Hot money flows out for the first time in 9 months

 

MANILA, Philippines - Foreign portfolio investments slumped for the first time in nine months last March despite the Philippines bagging its first-ever investment grade status that same period, the central bank reported on Thursday.

Portfolio placements— also called “hot money” for the ease they enter and exit economies— posted a net outflow of $395.14 million. This was the first net outflow since June last year’s $7.69 million.

A net outflow indicates more investments, usually placed in bond and stock markets, left the country than entered. Gross inflows reached $2.334 billion, while gross outflows totaled $2.729 billion.

It came even as debt watcher Fitch Ratings granted the Philippines its historic investment grade rating after an upgrade to BBB- from BB+.

An investment grade seal is expected to attract more foreign investments to the country, among others. The Aquino administration has made it its vow to reach such rating this year. 

The central bank, in a statement, said outflows were a result of profit taking due to “continuing concerns” about the eurozone crisis that offset local good local news, such as the Fitch credit rating movement, that month. 

For the first quarter though, hot money remained on the positive territory, growing by 134 percent to $1.086 billion net inflow from previous year’s $464.45 million. 

The BSP has forecast $3 billion net inflow this year, although that number is up for review this month. Last year, portfolio placements recorded a net inflow of $3.911 billion. 

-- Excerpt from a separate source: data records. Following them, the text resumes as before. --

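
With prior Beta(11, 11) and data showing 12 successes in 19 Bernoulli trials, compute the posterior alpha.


Conjugate update: alpha_posterior = alpha_prior + k
= 11 + 12 = 23

23


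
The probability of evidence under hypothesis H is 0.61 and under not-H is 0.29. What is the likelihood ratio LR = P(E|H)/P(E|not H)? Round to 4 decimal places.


LR = 0.61 / 0.29
= 2.1034

2.1034


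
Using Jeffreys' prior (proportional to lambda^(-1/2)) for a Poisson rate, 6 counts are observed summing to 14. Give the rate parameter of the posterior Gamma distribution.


Conjugate update: Gamma(prior_shape + S, prior_rate + n).
Prior shape = 0.5, prior rate = 0.
Posterior rate = 0 + n = 6

6.0


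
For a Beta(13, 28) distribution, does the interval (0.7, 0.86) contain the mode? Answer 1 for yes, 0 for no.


Mode of Beta(a,b) = (a-1)/(a+b-2)
= (13-1)/(13+28-2) = 0.3077
Check: 0.7 <= 0.3077 <= 0.86?
Result: 0

0


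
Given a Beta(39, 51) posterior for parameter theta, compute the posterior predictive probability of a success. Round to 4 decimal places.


For a Beta-Bernoulli model, the predictive probability is the mean:
P(success) = 39/(39+51) = 39/90 = 0.4333

0.4333


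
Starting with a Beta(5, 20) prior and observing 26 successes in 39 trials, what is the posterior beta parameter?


Posterior beta = prior beta + failures
Failures = 39 - 26 = 13
beta_post = 20 + 13 = 33

33


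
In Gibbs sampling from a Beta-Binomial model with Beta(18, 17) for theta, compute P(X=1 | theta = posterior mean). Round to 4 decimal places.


Posterior mean = alpha/(alpha+beta) = 18/35 = 0.5143
P(X=1|theta=mean) = theta = 0.5143

0.5143


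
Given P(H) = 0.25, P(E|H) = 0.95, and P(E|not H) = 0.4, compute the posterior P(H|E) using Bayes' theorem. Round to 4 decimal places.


By Bayes' theorem: P(H|E) = P(E|H)*P(H) / P(E)
P(E) = P(E|H)*P(H) + P(E|not H)*P(not H)
P(E) = 0.95*0.25 + 0.4*0.75 = 0.5375
P(H|E) = 0.95*0.25 / 0.5375 = 0.4419

0.4419


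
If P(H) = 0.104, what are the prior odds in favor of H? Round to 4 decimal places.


Prior odds = P(H) / (1 - P(H))
= 0.104 / 0.896
= 0.1161

0.1161


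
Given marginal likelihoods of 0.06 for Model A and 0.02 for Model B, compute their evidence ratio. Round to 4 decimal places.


Ratio = ML(A) / ML(B) = 0.06/0.02
= 3.0

3.0


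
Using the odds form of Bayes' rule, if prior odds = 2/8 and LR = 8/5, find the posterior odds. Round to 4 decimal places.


Bayes' rule in odds form: posterior odds = prior odds * LR
= (2 * 8) / (8 * 5)
= 16/40 = 0.4

0.4


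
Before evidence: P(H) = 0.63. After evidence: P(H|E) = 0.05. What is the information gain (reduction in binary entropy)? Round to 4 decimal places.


Prior entropy = 0.9507
Posterior entropy = 0.2864
Information gain = 0.9507 - 0.2864 = 0.6643

0.6643


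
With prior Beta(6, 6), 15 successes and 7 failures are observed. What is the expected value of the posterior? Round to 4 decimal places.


Posterior = Beta(21, 13)
E[theta] = alpha/(alpha+beta)
= 21/34 = 0.6176

0.6176


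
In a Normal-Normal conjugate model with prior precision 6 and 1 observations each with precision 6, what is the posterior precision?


Posterior precision = prior precision + n * observation precision
= 6 + 1 * 6
= 6 + 6 = 12

12


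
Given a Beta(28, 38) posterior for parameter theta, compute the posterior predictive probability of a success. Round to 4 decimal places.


For a Beta-Bernoulli model, the predictive probability is the mean:
P(success) = 28/(28+38) = 28/66 = 0.4242

0.4242


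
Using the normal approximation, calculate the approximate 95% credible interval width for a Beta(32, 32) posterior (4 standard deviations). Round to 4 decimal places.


Var(Beta) = 32*32/(64^2 * 65) = 0.0038
SD = 0.062
Width ~ 4*SD = 0.2481

0.2481


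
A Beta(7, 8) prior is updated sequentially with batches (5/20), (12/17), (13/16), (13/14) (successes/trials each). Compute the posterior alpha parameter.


Sequential conjugate updating is equivalent to a single batch update.
Total successes across all batches = 43
alpha_posterior = alpha_prior + total_successes = 7 + 43
= 50

50


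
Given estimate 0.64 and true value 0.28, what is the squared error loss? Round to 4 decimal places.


Squared error = (estimate - true)^2
Difference = 0.36
Loss = 0.36^2 = 0.1296

0.1296


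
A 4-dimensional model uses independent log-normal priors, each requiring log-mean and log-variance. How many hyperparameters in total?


Per parameter: 2 (log-mean and log-variance).
Total = 4 * 2 = 8

8


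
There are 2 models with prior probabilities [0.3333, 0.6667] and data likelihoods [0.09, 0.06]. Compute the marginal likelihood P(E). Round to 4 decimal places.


P(E) = sum over models of P(M_i) * P(E|M_i)
= 0.3333*0.09 + 0.6667*0.06
= 0.07

0.07


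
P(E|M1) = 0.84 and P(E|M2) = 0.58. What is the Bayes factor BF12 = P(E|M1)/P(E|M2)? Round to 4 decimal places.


Bayes factor BF12 = P(E|M1) / P(E|M2)
= 0.84 / 0.58
= 1.4483

1.4483


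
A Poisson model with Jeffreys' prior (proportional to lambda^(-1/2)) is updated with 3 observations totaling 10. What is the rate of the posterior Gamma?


Posterior = Gamma(0.5 + S, n)
= Gamma(0.5 + 10, 3)
Posterior rate = 0 + n = 3

3.0


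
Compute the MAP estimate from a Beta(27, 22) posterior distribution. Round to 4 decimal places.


MAP = mode of Beta distribution
= (alpha - 1)/(alpha + beta - 2)
= (27-1)/(27+22-2)
= 26/47 = 0.5532

0.5532


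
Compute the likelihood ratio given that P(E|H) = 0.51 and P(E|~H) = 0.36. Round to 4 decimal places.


LR = P(E|H) / P(E|~H)
= 0.51 / 0.36 = 1.4167

1.4167


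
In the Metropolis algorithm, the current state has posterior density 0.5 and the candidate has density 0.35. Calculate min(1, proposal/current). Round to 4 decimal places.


Ratio = 0.35/0.5 = 0.7
Acceptance probability = min(1, 0.7)
= 0.7

0.7


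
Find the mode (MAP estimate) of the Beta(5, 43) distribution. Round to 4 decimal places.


For Beta(a,b) with a,b > 1:
Mode = (a-1)/(a+b-2) = (5-1)/(48-2)
= 4/46 = 0.087

0.087


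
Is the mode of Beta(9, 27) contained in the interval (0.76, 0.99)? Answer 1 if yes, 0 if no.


Mode = (a-1)/(a+b-2) = 8/34 = 0.2353
Interval: (0.76, 0.99)
Contains mode? 0

0


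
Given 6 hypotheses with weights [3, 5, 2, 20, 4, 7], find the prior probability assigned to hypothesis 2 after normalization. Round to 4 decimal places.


To normalize, divide each weight by the sum of all weights.
Sum = 41
Prior(H2) = 5/41 = 0.122

0.122


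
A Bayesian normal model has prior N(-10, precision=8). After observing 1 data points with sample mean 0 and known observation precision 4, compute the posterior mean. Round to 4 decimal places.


Posterior mean = (prior_precision * prior_mean + n * data_precision * data_mean) / (prior_precision + n * data_precision)
Numerator = 8*-10 + 1*4*0 = -80
Denominator = 8 + 1*4 = 12
Posterior mean = -6.6667

-6.6667


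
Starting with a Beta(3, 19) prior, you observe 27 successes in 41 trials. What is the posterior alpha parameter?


For a Beta-Binomial conjugate model:
Posterior alpha = prior alpha + number of successes
= 3 + 27 = 30

30


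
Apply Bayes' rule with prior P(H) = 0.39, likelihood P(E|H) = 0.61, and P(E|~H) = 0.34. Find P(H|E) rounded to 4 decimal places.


Step 1: Compute marginal P(E) = P(E|H)P(H) + P(E|~H)P(~H)
= 0.61*0.39 + 0.34*0.61 = 0.4453
Step 2: P(H|E) = P(E|H)P(H)/P(E) = 0.2379/0.4453
= 0.5342

0.5342


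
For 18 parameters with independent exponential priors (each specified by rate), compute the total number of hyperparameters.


A exponential prior has 1 hyperparameter per parameter.
Total = 18 * 1 = 18

18


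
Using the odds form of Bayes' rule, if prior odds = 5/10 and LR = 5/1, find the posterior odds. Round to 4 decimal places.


Bayes' rule in odds form: posterior odds = prior odds * LR
= (5 * 5) / (10 * 1)
= 25/10 = 2.5

2.5


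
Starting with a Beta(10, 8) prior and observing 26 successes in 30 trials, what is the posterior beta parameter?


Posterior beta = prior beta + failures
Failures = 30 - 26 = 4
beta_post = 8 + 4 = 12

12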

Broken down, data showed majority of portfolio inflows chose the stock market than the bond market. The former attracted $2 billion in inflows against the latter’s $351 million. The balance of $18 million went to peso time deposits. 

Top sources of investments were the United States, Hong Kong, Singapore and Luxembourg, which collectively accounted for 88.5 percent of total inflows. The US continued to be the main destination for outflows.

Hot money forms part of the country’s balance of payments (BOP), which measure our capacity to meet external trade obligations and foreign debts. 

BOP has been in a surplus since 2009, indicating more than enough resources for the Philippines to meet its liabilities.